Some neuroscientists believe we will never solve the hard problem. Just as a goldfish will never be able to read a newspaper or write a sonnet, Homo sapiens, these scholars argue, are cognitively closed to such knowledge. It is a great but impenetrable mystery. The psychologist Steven Pinker calls the hard problem “the ultimate tease . . . forever beyond our conceptual grasp.” Echoing the view that consciousness remains outside the limits of human comprehension, one of the best entries in Ambrose Bierce’s The Devil’s Dictionary is the following:

Mind, n. A mysterious form of matter secreted by the brain. Its chief activity consists in the endeavor to ascertain its own nature, the futility of the attempt being due to the fact that it has nothing but itself to know itself.”

Others believe that if we just keep solving the easy problems, the hard problem will disappear.
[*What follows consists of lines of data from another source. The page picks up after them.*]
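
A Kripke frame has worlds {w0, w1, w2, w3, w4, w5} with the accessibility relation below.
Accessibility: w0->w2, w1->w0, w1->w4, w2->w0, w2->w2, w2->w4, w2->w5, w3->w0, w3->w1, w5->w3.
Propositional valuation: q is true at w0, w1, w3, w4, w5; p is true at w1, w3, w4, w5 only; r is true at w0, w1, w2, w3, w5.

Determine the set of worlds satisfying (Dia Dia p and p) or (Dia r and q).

w0, w1, w3, w5

Let φ = (Dia Dia p and p) or (Dia r and q). Evaluate φ at each world:
  w0 (successors {w2}): φ is true.
  w1 (successors {w0, w4}): φ is true.
  w2 (successors {w0, w2, w4, w5}): φ is false.
  w3 (successors {w0, w1}): φ is true.
  w4 (successors ∅): φ is false.
  w5 (successors {w3}): φ is true.
For instance, at w5:
  At w5: Dia Dia p and p is true, Dia r and q is true, so (Dia Dia p and p) or (Dia r and q) is true.
    At w5: Dia Dia p is true, p is true, so Dia Dia p and p is true.
      At w5: Dia Dia p requires Dia p at some successor in {w3}.
        Dia p holds at w3, so Dia Dia p is true at w5.
    At w5: Dia r is true, q is true, so Dia r and q is true.
      At w5: Dia r requires r at some successor in {w3}.
        r holds at w3, so Dia r is true at w5.
Satisfying worlds: {w0, w1, w3, w5}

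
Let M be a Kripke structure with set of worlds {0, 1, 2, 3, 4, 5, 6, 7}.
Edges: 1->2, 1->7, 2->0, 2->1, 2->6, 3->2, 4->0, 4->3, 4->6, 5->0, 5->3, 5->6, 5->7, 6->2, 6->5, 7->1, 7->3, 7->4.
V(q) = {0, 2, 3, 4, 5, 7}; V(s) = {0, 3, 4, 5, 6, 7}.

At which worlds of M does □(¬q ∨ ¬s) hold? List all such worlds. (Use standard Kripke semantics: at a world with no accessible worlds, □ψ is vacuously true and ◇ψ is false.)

Let φ = □(¬q ∨ ¬s). Evaluate φ at each world:
  0 (successors ∅): φ is true.
  1 (successors {2, 7}): φ is false.
  2 (successors {0, 1, 6}): φ is false.
  3 (successors {2}): φ is true.
  4 (successors {0, 3, 6}): φ is false.
  5 (successors {0, 3, 6, 7}): φ is false.
  6 (successors {2, 5}): φ is false.
  7 (successors {1, 3, 4}): φ is false.
For instance, at 1:
  At 1: □(¬q ∨ ¬s) requires ¬q ∨ ¬s at every successor {2, 7}.
    ¬q ∨ ¬s fails at 7, so □(¬q ∨ ¬s) is false at 1.
Satisfying worlds: {0, 3}

0, 3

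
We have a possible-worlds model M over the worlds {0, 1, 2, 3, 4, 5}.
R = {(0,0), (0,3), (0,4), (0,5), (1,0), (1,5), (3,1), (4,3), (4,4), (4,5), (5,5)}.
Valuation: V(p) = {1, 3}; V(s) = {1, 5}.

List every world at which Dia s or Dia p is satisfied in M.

0, 1, 3, 4, 5

Let φ = Dia s or Dia p. Evaluate φ at each world:
  0 (successors {0, 3, 4, 5}): φ is true.
  1 (successors {0, 5}): φ is true.
  2 (successors ∅): φ is false.
  3 (successors {1}): φ is true.
  4 (successors {3, 4, 5}): φ is true.
  5 (successors {5}): φ is true.
For instance, at 3:
  At 3: Dia s is true, Dia p is true, so Dia s or Dia p is true.
    At 3: Dia s requires s at some successor in {1}.
      s holds at 1, so Dia s is true at 3.
    At 3: Dia p requires p at some successor in {1}.
      p holds at 1, so Dia p is true at 3.
Satisfying worlds: {0, 1, 3, 4, 5}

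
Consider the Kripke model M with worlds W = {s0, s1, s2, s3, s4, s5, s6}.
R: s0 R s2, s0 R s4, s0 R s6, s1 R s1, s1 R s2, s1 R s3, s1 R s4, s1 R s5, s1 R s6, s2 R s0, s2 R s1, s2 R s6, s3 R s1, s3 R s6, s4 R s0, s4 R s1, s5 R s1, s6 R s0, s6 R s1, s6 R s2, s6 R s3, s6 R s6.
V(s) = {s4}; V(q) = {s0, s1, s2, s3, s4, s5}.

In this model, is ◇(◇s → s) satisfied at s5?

No

Recall that ◇ψ holds at a world iff ψ holds at some accessible world.
At s5: ◇(◇s → s) requires ◇s → s at some successor in {s1}.
  At s1: ◇s → s is false.
So ◇(◇s → s) is false at s5.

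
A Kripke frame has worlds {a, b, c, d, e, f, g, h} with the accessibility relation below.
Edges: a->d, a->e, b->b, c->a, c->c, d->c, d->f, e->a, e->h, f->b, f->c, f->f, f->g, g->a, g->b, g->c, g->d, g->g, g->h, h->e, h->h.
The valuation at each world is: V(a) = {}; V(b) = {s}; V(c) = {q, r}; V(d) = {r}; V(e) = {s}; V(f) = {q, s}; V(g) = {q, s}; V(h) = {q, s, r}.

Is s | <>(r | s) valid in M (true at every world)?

Yes

Recall that <>ψ holds at a world iff ψ holds at some accessible world.
Let φ = s | <>(r | s). Evaluate φ at each world:
  a (successors {d, e}): φ is true.
  b (successors {b}): φ is true.
  c (successors {a, c}): φ is true.
  d (successors {c, f}): φ is true.
  e (successors {a, h}): φ is true.
  f (successors {b, c, f, g}): φ is true.
  g (successors {a, b, c, d, g, h}): φ is true.
  h (successors {e, h}): φ is true.
For instance, at b:
  At b: s is true, <>(r | s) is true, so s | <>(r | s) is true.
    At b: <>(r | s) requires r | s at some successor in {b}.
      r | s holds at b, so <>(r | s) is true at b.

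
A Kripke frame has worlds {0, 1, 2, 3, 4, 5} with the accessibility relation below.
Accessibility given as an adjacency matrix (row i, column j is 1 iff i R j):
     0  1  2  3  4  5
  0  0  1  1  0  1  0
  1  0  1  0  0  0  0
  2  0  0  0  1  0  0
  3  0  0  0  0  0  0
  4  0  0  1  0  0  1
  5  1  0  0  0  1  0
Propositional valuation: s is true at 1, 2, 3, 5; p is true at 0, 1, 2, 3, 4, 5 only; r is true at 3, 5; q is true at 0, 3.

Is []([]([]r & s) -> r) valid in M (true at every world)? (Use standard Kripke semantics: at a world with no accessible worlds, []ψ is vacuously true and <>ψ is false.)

No

Recall that []ψ holds at a world iff ψ holds at every accessible world, and <>ψ holds iff ψ holds at some accessible world.
Let φ = []([]([]r & s) -> r). Evaluate φ at each world:
  0 (successors {1, 2, 4}): φ is false.
  1 (successors {1}): φ is true.
  2 (successors {3}): φ is true.
  3 (successors ∅): φ is true.
  4 (successors {2, 5}): φ is false.
  5 (successors {0, 4}): φ is true.
Detail at 0 (counterexample):
  At 0: []([]([]r & s) -> r) requires []([]r & s) -> r at every successor {1, 2, 4}.
    []([]r & s) -> r fails at 2, so []([]([]r & s) -> r) is false at 0.
      At 2: []([]r & s) is true, r is false, so []([]r & s) -> r is false.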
By locating and understanding what we call the neural correlates of consciousness (NCC) — neural mechanisms that researchers say are responsible for consciousness, typically gleaned using brain scans or neurosurgery to compare conscious and unconscious states — we will march ever closer to solving the mystery, until one day there is nothing left to solve. Defining an NCC starts as a process of elimination: the spinal cord and cerebellum can be ruled out, for instance, because if both are lost to stroke or trauma, nothing happens to the victim’s consciousness. They still perceive and experience their surroundings as they did before. The best candidates for NCC (so far) are a subset of neurons in a posterior hot zone of the brain that comprises the parietal, occipital and temporal lobes of the cerebral cortex. When the posterior hot zone is electrically stimulated, as it sometimes is during surgery for brain tumors, a person will report experiencing a menagerie of thoughts, memories, sensations, visual and auditory hallucinations, and an eerie feeling of surrealism or familiarity. So if the consciousness illusion is located anywhere, it might be in this mysterious region of the posterior cortex.